Friday, June 8, 2012

NTFS event ID 55 after disk extend on Server 2008

This isn't the first time I've ran into this, but hopefully it will be the last.  The first time was with a volume containing SQL data.  This time it was one with Exchange mailbox stores.  A little bit of thought upfront will go a long way in preventing this so hopefully the following helps.  (Chances are though, if you are reading this, you probably searched Google after it was already done, but hopefully it still helps and keeps you from jumping off the cliff!)

My Scenario:  An SBS 2008 server was running low on space.  It was running as a VM inside vSphere with the appropriate the licenses to grow disks without downtime.  It was 2:30AM on a Thursday and I was just trying to knock an item off my to do list before bed.

My Typical Steps:  I increased the disk size on the VM, then went into Windows, Disk Management, rescan disks, right clicked the volume and selected Extend.  Since it was 2008 (non R2), there is a bug that seems to set the size 1MB larger than possible, so adjust it down and then back up (if you have ever done it, you will know what I'm referring to) and finished.

The Problem:  After running the extend, I got an error message saying "Invalid parameter".  In Disk Management, the volume appeared to be resized.  However, I noticed that in Windows Explorer, the drive was not showing the additional space.

What I Did Next (not quite right):  In the past when I have seen that, I found that running "diskpart", selecting the appropriate volume, then running "extend filesystem" typically fixes Explorer.  I tried it and received an error (wish I would have done a screen capture on it) but it also said the command was successful.  Explorer still didn't show the free space, and then I noticed a Windows error reporting window stating that "store.exe" crashed:



I checked Event Viewer and found NTFS event ID 55's:


Since this was the Exchange volume, I then went into Exchange Management Console and noticed the mailbox store was down and when I tried to mount it I received an error:


Now panic sets in.  Corrupt disk/volume, database that will not mount, it was 3AM and I was fighting something that should have been point, click, done.  Backups are good, but this server is several hundreds of GB so a restore would take way to long and potentially lose hours of data.

What I Did Next (better):  Since it is a VM on VMware, I had the luxury of creating a quiesced snapshot before proceeding so I did that.  Next, I stopped all services that might be interacting with the volume in question.  In this case, it was Exchange only so I stopped those services (and the Microsoft Search service).  Next, I dropped to a command line and ran chkdsk (no /F yet) on the drive.  It found an error:

Attribute record (128, "") from file record segment 6)

Did a little research on this and it looked like doomsday based on what I read.  Most people said they had to format.

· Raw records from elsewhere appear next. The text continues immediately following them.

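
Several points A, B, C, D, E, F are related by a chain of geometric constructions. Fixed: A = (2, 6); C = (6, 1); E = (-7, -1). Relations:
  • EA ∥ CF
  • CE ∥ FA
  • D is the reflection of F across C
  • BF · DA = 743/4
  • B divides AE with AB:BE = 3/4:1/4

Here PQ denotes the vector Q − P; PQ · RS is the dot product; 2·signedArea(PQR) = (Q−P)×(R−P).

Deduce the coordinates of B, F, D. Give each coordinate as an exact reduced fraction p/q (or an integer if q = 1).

B = (-19/4, 3/4)
D = (-3, -6)
F = (15, 8)

1. B_x = -19/4  [B divides AE with AB:BE = 3/4:1/4]
2. B_y = 3/4  [B divides AE with AB:BE = 3/4:1/4]
   → B = (-19/4, 3/4)
3. F_x = 15  [CE ∥ FA ∩ EA ∥ CF]
4. F_y = 8  [CE ∥ FA ∩ EA ∥ CF]
   → F = (15, 8)
5. D_x = -3  [D is the reflection of F across C]
6. D_y = -6  [D is the reflection of F across C]
   → D = (-3, -6)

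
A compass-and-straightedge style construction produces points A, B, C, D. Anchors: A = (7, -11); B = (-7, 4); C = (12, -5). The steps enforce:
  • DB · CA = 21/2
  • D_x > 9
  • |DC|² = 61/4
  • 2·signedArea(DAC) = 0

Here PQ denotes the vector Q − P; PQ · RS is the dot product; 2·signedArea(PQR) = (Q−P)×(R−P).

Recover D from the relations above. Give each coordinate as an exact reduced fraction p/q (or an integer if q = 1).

D = (19/2, -8)

1. D_x = 19/2  [2·signedArea(DAC) = 0 ∩ DB · CA = 21/2]
2. D_y = -8  [2·signedArea(DAC) = 0 ∩ DB · CA = 21/2]
   → D = (19/2, -8)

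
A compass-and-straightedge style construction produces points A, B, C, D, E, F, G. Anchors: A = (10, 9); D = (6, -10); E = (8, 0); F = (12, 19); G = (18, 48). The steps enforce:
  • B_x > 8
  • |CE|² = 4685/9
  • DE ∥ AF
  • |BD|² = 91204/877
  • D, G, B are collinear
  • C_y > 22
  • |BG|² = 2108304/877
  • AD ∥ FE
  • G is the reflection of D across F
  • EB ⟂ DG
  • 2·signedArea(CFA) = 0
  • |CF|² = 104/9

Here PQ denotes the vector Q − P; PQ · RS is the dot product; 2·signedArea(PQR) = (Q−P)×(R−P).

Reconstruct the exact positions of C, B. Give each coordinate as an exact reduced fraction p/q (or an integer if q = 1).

1. C_x = 38/3  [line 10·x + -2·y + -82 = 0 ∩ |CE|² = 4685/9]
2. C_y = 67/3  [line 10·x + -2·y + -82 = 0 ∩ |CE|² = 4685/9]
   → C = (38/3, 67/3)
3. B_x = 7074/877  [D, G, B are collinear ∩ EB ⟂ DG]
4. B_y = -12/877  [D, G, B are collinear ∩ EB ⟂ DG]
   → B = (7074/877, -12/877)

B = (7074/877, -12/877)
C = (38/3, 67/3)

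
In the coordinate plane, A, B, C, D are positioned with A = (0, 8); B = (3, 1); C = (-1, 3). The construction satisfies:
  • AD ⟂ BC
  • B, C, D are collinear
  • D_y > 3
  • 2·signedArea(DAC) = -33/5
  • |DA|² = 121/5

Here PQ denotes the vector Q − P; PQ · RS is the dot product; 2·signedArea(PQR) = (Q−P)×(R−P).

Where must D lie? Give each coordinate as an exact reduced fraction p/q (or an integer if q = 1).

D = (-11/5, 18/5)

1. D_x = -11/5  [B, C, D are collinear ∩ AD ⟂ BC]
2. D_y = 18/5  [B, C, D are collinear ∩ AD ⟂ BC]
   → D = (-11/5, 18/5)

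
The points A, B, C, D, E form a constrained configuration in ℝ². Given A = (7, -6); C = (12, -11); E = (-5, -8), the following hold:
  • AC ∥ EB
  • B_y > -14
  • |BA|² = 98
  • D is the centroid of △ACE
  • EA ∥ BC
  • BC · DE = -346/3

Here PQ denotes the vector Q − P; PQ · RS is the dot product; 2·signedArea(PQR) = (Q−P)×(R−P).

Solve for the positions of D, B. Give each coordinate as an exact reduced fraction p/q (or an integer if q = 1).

B = (0, -13)
D = (14/3, -25/3)

1. D_x = 14/3  [D is the centroid of △ACE]
2. D_y = -25/3  [D is the centroid of △ACE]
   → D = (14/3, -25/3)
3. B_x = 0  [EA ∥ BC ∩ AC ∥ EB]
4. B_y = -13  [EA ∥ BC ∩ AC ∥ EB]
   → B = (0, -13)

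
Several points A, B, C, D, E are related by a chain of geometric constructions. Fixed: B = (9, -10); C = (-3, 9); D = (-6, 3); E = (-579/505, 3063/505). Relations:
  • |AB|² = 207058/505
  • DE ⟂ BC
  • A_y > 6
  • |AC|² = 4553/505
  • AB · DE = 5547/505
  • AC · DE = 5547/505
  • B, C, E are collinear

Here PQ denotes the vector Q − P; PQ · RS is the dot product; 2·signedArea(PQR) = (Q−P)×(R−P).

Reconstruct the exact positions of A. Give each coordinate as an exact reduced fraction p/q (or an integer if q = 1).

1. A_x = -1708/505  [line -2451/505·x + -1548/505·y + 1032/505 = 0 ∩ |AB|² = 207058/505]
2. A_y = 3041/505  [line -2451/505·x + -1548/505·y + 1032/505 = 0 ∩ |AB|² = 207058/505]
   → A = (-1708/505, 3041/505)

A = (-1708/505, 3041/505)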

Since I had my snapshot (and backups as worst case), I went ahead and tried running "chkdsk E: /F", allowed it to dismount the volume, and it ran through and said it fixed the problem.  I was then able to restart all the services and the mailbox store mounted!  Mailboxes were available and mail started flowing again.  Yay!

Hindsight:  I might have just been able to restart the Information Store service but that wouldn't have fixed the NTFS corruption.  After the first time we went through this, our team documented a pretty failsafe procedure for extending disks like this on Windows Server 2008 and up that I failed to follow.  (Windows 2003 is a different beast but can be similar using diskpart and/or a tool called ExtPart.exe (32-bit only) if you need to extend a critical volume.)  Basically, for 2008 and up, we have found that the following seems to work well:  extend the disk in VMware, fresh reboot, stop the appropriate services in the guest, take a snapshot with VMware, then try to extend the disk using diskpart extend, then diskpart extend filesystem.  So far, we have never had an issue doing it that way.  I decided to be a bit of a renegade because of lack of sleep and I have had such good luck lately extending disks in 2008 R2 on the fly through the GUI that I didn't feel the need to abide by the safe method.  Err... I mean... I just needed something good to write about so I decided to do this on purpose... yeah... 

No more renegade warrior for me, at least, not tonight :)  Special thanks to JK for somehow sensing I was in trouble, waking up and replying to an email, and being a calm voice with several good ideas (and for not rubbing it in my face that I didn't follow the safe method).

Note: This really only seems to be an issue on 2008 (non R2) that I have seen.

1 comment:

  1. diskpart
    list disk
    select disk #
    list part
    select part #
    rescan
    extend
    exit

    That should do it buddy:) I don't even use the GUI anymore for this operation, to many issues, this has yet to fail for me.